The day before our latest storm was set to wallop us, I walked the dog. I expected it to be a relatively mild day, as it often is just before a major storm.

Dirty mountains of snow piled up by the roadside by various Good Samaritans were being melted into ornate caverns of ice, with stalactites and flowstone. The snow gets peppered with the grit that the road works trucks spread, which gets splashed and plowed to the side and onto the snowbanks.

Then, when the sun comes out, the grit absorbs heat and melts the snow into these elaborate ice sculptures. They’re pretty, in a sort of muddy, gritty way.

Our street is not so busy that you can’t walk a dog on a leash easily. We walk facing traffic (nonexistent usually), veering into the lane a little because the shoulders are buried in snow.

When vehicles approach, we move to the other lane after ascertaining that no one’s coming from the opposite direction. It wouldn’t work on a busy road.

When necessary, we step off onto the snowy shoulder, and I hold Bandit on a short leash while the momentarily busy traffic subsides. Our dog lives for this daily walk. If afternoon comes around and he hasn’t been on his (apparently contractually guaranteed) walk, he won’t let us alone until we oblige.

On the rare day when no walk occurs, he sulks for the rest of the evening. As a hunting pack animal, it must be in his genes to travel daily.

On this day, I witnessed what has become my annual sign that spring is arriving, despite all the snow. A familiar trilling birdsong rang out from a wetland. I could see the songster, perched high in a bare cottonwood tree.

I was once told by a birder that the song is “Kong-aree!!!,” repeated at intervals. It was a redwinged blackbird. (The same birder told me that robins are saying, “Cheery-up! Cheeralee!” It helps to know these things.) A genuine birder informed me that she heard the species singing down at Ouray National Wildlife Refuge days earlier.

As spring approaches, redwing males climb high and sing loud to attract a mate.
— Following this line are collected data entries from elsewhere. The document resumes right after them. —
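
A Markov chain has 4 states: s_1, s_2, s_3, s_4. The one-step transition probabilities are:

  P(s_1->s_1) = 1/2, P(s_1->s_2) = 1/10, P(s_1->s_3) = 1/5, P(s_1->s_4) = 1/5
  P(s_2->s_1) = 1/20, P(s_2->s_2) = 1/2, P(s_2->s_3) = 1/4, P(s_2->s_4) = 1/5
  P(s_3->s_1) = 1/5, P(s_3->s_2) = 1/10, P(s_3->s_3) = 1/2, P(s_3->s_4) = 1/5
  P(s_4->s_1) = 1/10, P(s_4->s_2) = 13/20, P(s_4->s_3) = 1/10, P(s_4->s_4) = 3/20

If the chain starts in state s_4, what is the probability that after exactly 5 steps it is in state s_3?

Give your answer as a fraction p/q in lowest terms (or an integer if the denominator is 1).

Computing P^5 by repeated multiplication:
P^1 =
  s_1: [1/2, 1/10, 1/5, 1/5]
  s_2: [1/20, 1/2, 1/4, 1/5]
  s_3: [1/5, 1/10, 1/2, 1/5]
  s_4: [1/10, 13/20, 1/10, 3/20]
P^2 =
  s_1: [63/200, 1/4, 49/200, 19/100]
  s_2: [3/25, 41/100, 7/25, 19/100]
  s_3: [9/40, 1/4, 67/200, 19/100]
  s_4: [47/400, 177/400, 99/400, 77/400]
P^3 =
  s_1: [119/500, 609/2000, 267/1000, 381/2000]
  s_2: [311/2000, 737/2000, 571/2000, 381/2000]
  s_3: [211/1000, 609/2000, 147/500, 381/2000]
  s_4: [1197/8000, 3063/8000, 2217/8000, 1523/8000]
P^4 =
  s_1: [8267/40000, 13063/40000, 11051/40000, 7619/40000]
  s_2: [6893/40000, 14087/40000, 11401/40000, 7619/40000]
  s_3: [7943/40000, 13063/40000, 91/320, 7619/40000]
  s_4: [26947/160000, 57257/160000, 45319/160000, 30477/160000]
P^5 =
  s_1: [6207/32000, 268313/800000, 224131/800000, 152381/800000]
  s_2: [143859/800000, 55301/160000, 45451/160000, 152381/800000]
  s_3: [153231/800000, 268313/800000, 9043/32000, 152381/800000]
  s_4: [568957/3200000, 1113303/3200000, 908217/3200000, 609523/3200000]

(P^5)[s_4 -> s_3] = 908217/3200000

Answer: 908217/3200000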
I’m always glad to hear them start tuning up.

On walking back past the same area, I heard another male chime in from nearby. If Bandit heard the song as well, he didn’t show it.

Their prospects of enticing a female to raise a brood in this snow-blanketed landscape didn’t seem good. But year after year, this species seems to make it work. Maybe the lack of competition from other species this early in the year helps.

They are fierce defenders of their nests. I was once “chased,” in a comical, slow-motion sort of way, by a redwing male that kept swooping VERY close to my head until I had departed and left his space. I admire that kind of boldness on the part of a dinky little bird.

Though I am not a real birder, I approve of birds in the abstract. When they call attention to themselves by singing or displaying, I enjoy them for a minute.

I recognized decades ago one truth about birds; by being so visible and so audible, beautiful and melodious, birds connect many, many people to nature. I think that birds create more conservationists than anything else in the natural world.

It just didn’t happen to me that way.